"La vérité de la religion naturelle est à la vérité des autres religions comme le témoignage que je me rends à moi-même est au témoignage que je reçois d'autrui ; ce que je sens à ce qu'on me dit ; ce que je trouve écrit en moi-même du doigt de Dieu, et ce que les hommes vains et superstitieux et menteurs ont gravé sur la feuille ou sur le marbre ; ce que je porte en moi et rencontre le même partout et ce qui est hors de moi et change avec les climats ; ce qui n'a point été sincèrement contredit ne l'est point et ne le sera jamais, et ce qui loin d'être admis et de l'avoir été, ou n'a point été connu ou a cessé de l'être, ou ne l'est point, ou bien est rejeté comme faux ; ce que ni le temps ni les hommes n'ont point aboli et n'aboliront jamais et ce qui passe comme l'ombre ; ce qui rapproche l'homme civilisé et le barbare, le chrétien, l'infidèle et le païen ; l'adorateur de Jéhova, de Jupiter et de Dieu ; le philosophe et le peuple, le savant et l'ignorant, le vieillard et l'enfant, le sage même et l'insensé ; et ce qui éloigne le père du fils, arme l'homme contre l'homme, expose le savant et le sage à la haine et à la persécution de l'ignorant et de l'enthousiaste, et arrose de temps en temps la terre du sang d'eux tous."
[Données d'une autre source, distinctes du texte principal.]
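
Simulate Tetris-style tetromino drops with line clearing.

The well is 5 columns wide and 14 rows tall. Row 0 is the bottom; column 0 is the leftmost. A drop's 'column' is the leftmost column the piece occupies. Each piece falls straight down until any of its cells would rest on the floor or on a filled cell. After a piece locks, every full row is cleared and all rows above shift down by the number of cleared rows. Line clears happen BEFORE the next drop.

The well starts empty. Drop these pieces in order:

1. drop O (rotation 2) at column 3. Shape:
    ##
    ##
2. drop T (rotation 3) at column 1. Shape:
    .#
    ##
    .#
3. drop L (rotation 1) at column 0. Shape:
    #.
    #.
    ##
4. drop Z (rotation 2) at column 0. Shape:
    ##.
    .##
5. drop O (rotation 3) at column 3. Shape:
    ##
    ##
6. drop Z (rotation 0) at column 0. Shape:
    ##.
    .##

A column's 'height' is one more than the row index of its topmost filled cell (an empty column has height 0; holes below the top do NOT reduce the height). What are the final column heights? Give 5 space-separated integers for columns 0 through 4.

Answer: 7 7 6 3 3

Derivation:
Drop 1: O rot2 at col 3 lands with bottom-row=0; cleared 0 line(s) (total 0); column heights now [0 0 0 2 2], max=2
Drop 2: T rot3 at col 1 lands with bottom-row=0; cleared 0 line(s) (total 0); column heights now [0 2 3 2 2], max=3
Drop 3: L rot1 at col 0 lands with bottom-row=2; cleared 0 line(s) (total 0); column heights now [5 3 3 2 2], max=5
Drop 4: Z rot2 at col 0 lands with bottom-row=4; cleared 0 line(s) (total 0); column heights now [6 6 5 2 2], max=6
Drop 5: O rot3 at col 3 lands with bottom-row=2; cleared 1 line(s) (total 1); column heights now [5 5 4 3 3], max=5
Drop 6: Z rot0 at col 0 lands with bottom-row=5; cleared 0 line(s) (total 1); column heights now [7 7 6 3 3], max=7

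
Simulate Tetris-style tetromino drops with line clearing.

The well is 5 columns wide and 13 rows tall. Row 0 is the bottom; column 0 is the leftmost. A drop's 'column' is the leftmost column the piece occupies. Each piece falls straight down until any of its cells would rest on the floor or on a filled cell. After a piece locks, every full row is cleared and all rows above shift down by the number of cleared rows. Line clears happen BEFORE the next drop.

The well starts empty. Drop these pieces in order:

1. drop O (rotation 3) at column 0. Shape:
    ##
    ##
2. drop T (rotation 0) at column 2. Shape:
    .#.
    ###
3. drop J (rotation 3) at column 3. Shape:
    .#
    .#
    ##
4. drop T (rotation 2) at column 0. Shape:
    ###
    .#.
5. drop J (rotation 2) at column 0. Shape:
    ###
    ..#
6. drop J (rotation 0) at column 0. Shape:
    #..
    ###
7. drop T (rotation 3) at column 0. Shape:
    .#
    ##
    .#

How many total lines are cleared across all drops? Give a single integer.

Drop 1: O rot3 at col 0 lands with bottom-row=0; cleared 0 line(s) (total 0); column heights now [2 2 0 0 0], max=2
Drop 2: T rot0 at col 2 lands with bottom-row=0; cleared 1 line(s) (total 1); column heights now [1 1 0 1 0], max=1
Drop 3: J rot3 at col 3 lands with bottom-row=1; cleared 0 line(s) (total 1); column heights now [1 1 0 2 4], max=4
Drop 4: T rot2 at col 0 lands with bottom-row=1; cleared 0 line(s) (total 1); column heights now [3 3 3 2 4], max=4
Drop 5: J rot2 at col 0 lands with bottom-row=3; cleared 0 line(s) (total 1); column heights now [5 5 5 2 4], max=5
Drop 6: J rot0 at col 0 lands with bottom-row=5; cleared 0 line(s) (total 1); column heights now [7 6 6 2 4], max=7
Drop 7: T rot3 at col 0 lands with bottom-row=6; cleared 0 line(s) (total 1); column heights now [8 9 6 2 4], max=9

Answer: 1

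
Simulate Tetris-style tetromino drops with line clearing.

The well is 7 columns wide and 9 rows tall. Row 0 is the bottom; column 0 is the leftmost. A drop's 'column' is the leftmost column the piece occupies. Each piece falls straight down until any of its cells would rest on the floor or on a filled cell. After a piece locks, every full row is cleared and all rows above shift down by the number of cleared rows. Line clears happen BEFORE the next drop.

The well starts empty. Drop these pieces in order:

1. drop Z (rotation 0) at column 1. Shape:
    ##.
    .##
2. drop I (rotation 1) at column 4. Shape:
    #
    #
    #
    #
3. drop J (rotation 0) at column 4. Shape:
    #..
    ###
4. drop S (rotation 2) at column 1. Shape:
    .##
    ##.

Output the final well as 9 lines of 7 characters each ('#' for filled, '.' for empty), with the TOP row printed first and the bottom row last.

Drop 1: Z rot0 at col 1 lands with bottom-row=0; cleared 0 line(s) (total 0); column heights now [0 2 2 1 0 0 0], max=2
Drop 2: I rot1 at col 4 lands with bottom-row=0; cleared 0 line(s) (total 0); column heights now [0 2 2 1 4 0 0], max=4
Drop 3: J rot0 at col 4 lands with bottom-row=4; cleared 0 line(s) (total 0); column heights now [0 2 2 1 6 5 5], max=6
Drop 4: S rot2 at col 1 lands with bottom-row=2; cleared 0 line(s) (total 0); column heights now [0 3 4 4 6 5 5], max=6

Answer: .......
.......
.......
....#..
....###
..###..
.##.#..
.##.#..
..###..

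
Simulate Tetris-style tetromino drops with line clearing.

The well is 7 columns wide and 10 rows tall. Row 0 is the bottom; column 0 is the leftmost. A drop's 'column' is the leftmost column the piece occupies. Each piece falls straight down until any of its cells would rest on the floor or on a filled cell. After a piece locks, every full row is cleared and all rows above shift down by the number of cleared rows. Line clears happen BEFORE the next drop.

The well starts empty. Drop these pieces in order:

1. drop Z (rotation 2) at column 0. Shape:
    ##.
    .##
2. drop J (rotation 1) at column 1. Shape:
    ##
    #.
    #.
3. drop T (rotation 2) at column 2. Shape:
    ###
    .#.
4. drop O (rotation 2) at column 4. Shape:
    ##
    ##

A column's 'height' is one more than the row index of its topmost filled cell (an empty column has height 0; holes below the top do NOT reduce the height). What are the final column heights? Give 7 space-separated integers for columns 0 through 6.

Answer: 2 5 6 6 8 8 0

Derivation:
Drop 1: Z rot2 at col 0 lands with bottom-row=0; cleared 0 line(s) (total 0); column heights now [2 2 1 0 0 0 0], max=2
Drop 2: J rot1 at col 1 lands with bottom-row=2; cleared 0 line(s) (total 0); column heights now [2 5 5 0 0 0 0], max=5
Drop 3: T rot2 at col 2 lands with bottom-row=4; cleared 0 line(s) (total 0); column heights now [2 5 6 6 6 0 0], max=6
Drop 4: O rot2 at col 4 lands with bottom-row=6; cleared 0 line(s) (total 0); column heights now [2 5 6 6 8 8 0], max=8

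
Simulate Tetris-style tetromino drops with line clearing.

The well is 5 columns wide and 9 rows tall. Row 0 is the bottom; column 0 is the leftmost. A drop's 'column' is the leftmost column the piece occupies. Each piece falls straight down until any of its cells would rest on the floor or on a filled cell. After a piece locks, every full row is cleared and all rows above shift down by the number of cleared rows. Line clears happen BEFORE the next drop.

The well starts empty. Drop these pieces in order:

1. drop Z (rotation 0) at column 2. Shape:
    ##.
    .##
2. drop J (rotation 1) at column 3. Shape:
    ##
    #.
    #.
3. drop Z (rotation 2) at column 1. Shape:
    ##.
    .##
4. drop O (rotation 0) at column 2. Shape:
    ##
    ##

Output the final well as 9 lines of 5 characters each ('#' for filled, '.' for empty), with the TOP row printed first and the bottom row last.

Answer: ..##.
..##.
.##..
..##.
...##
...#.
...#.
..##.
...##

Derivation:
Drop 1: Z rot0 at col 2 lands with bottom-row=0; cleared 0 line(s) (total 0); column heights now [0 0 2 2 1], max=2
Drop 2: J rot1 at col 3 lands with bottom-row=2; cleared 0 line(s) (total 0); column heights now [0 0 2 5 5], max=5
Drop 3: Z rot2 at col 1 lands with bottom-row=5; cleared 0 line(s) (total 0); column heights now [0 7 7 6 5], max=7
Drop 4: O rot0 at col 2 lands with bottom-row=7; cleared 0 line(s) (total 0); column heights now [0 7 9 9 5], max=9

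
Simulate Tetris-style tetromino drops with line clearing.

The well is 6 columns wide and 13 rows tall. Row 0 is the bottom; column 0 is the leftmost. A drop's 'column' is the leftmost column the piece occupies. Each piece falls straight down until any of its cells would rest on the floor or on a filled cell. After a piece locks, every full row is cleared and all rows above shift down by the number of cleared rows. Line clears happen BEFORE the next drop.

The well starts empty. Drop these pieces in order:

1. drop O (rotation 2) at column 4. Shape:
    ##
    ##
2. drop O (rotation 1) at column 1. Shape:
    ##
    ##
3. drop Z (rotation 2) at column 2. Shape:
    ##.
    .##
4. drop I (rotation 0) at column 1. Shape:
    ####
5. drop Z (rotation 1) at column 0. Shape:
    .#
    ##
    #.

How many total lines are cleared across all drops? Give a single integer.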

Diderot, De la suffisance de la religion naturelle, 1746, § 27.
"C'est un noble privilège, pour la raison humaine, de s'élever à la connaissance de l'Être suprême et de pouvoir inférer, à partir des œuvres visibles de la nature, un principe aussi sublime que son Créateur suprême ; mais voyez le revers de la médaille. Observez la plupart des nations et la plupart des époques. Examinez les principes religieux qui se sont en fait imposés dans le monde. Vous vous persuaderez avec peine qu'ils sont autre chose que les rêves d'un homme malade. […]
Il n'est en théologie aucune absurdité si manifeste, qui n'ait été embrassée un jour ou l'autre par des hommes doués de l'intelligence la plus grande et la plus raffinée. Il n'est aucun précepte si rigoureux, qui n'ait été adopté par les hommes les plus voluptueux et les plus dépravés. […]
Le tout est un abîme, une énigme, un mystère inexplicable. Le doute, l'incertitude, la suspension de jugement semblent les seuls résultats de notre examen le plus attentif sur ce sujet. Mais telle est la fragilité de la raison humaine, et telle est l'irrésistible contagion de l'opinion, que nous aurions peine à maintenir jusqu'à ce doute délibéré, si nous n'élargissions pas notre vue, et si, opposant une espèce de superstition à une autre, nous ne les maintenions pas en guerre, pendant que de notre côté, les laissant à leurs fureurs et à leurs combats, nous avons le bonheur de nous échapper vers les régions calmes, quoique obscures, de la philosophie."
Hume, L'Histoire naturelle de la religion, 1757, Section XV, Vrin, 1996, tr. fr. Michel Malherbe, p. 103-105.
"Noble privilège de la raison humaine que d'atteindre à la connaissance de l'Être Suprême, de pouvoir conclure, des œuvres visibles de la nature, à un principe aussi sublime que le Suprême Créateur ! Mais voyons le revers de la médaille. Observons la plupart des nations et des âges. Examinons les principes religieux qui, en fait, ont prévalu dans le monde. On aura grand mal à se persuader qu'ils soient autre chose que des rêveries d'esprits malades... Point d'absurdités théologiques, si flagrantes qu'elles fussent, qui n'aient été une fois embrassées par des hommes d'une intelligence aussi vaste et cultivée que possible. Point de préceptes religieux si rigoureux qui n'aient été adoptés par les plus voluptueux et les plus relâchés des hommes... Tout cela est un casse-tête, une énigme, un mystère inexplicable. Doute, incertitude, suspension du jugement, rien d'autre ne semble résulter de l'examen le plus approfondi de ce sujet. Mais telle est la fragilité de la raison humaine, et telle est l'irrésistible contagion de l'opinion que nous avons le plus grand mal à nous en tenir à ce doute si délibéré, à moins d'étendre notre regard jusqu'à toutes sortes de superstitions afin de les mettre en conflit les unes avec les autres, cependant que nous-mêmes, durant leurs furieux démêlés, trouvons notre bonheur dans la fuite vers les régions paisibles, quoique obscures, de la philosophie."
Hume, L'Histoire naturelle de la religion, 1757, Section XV.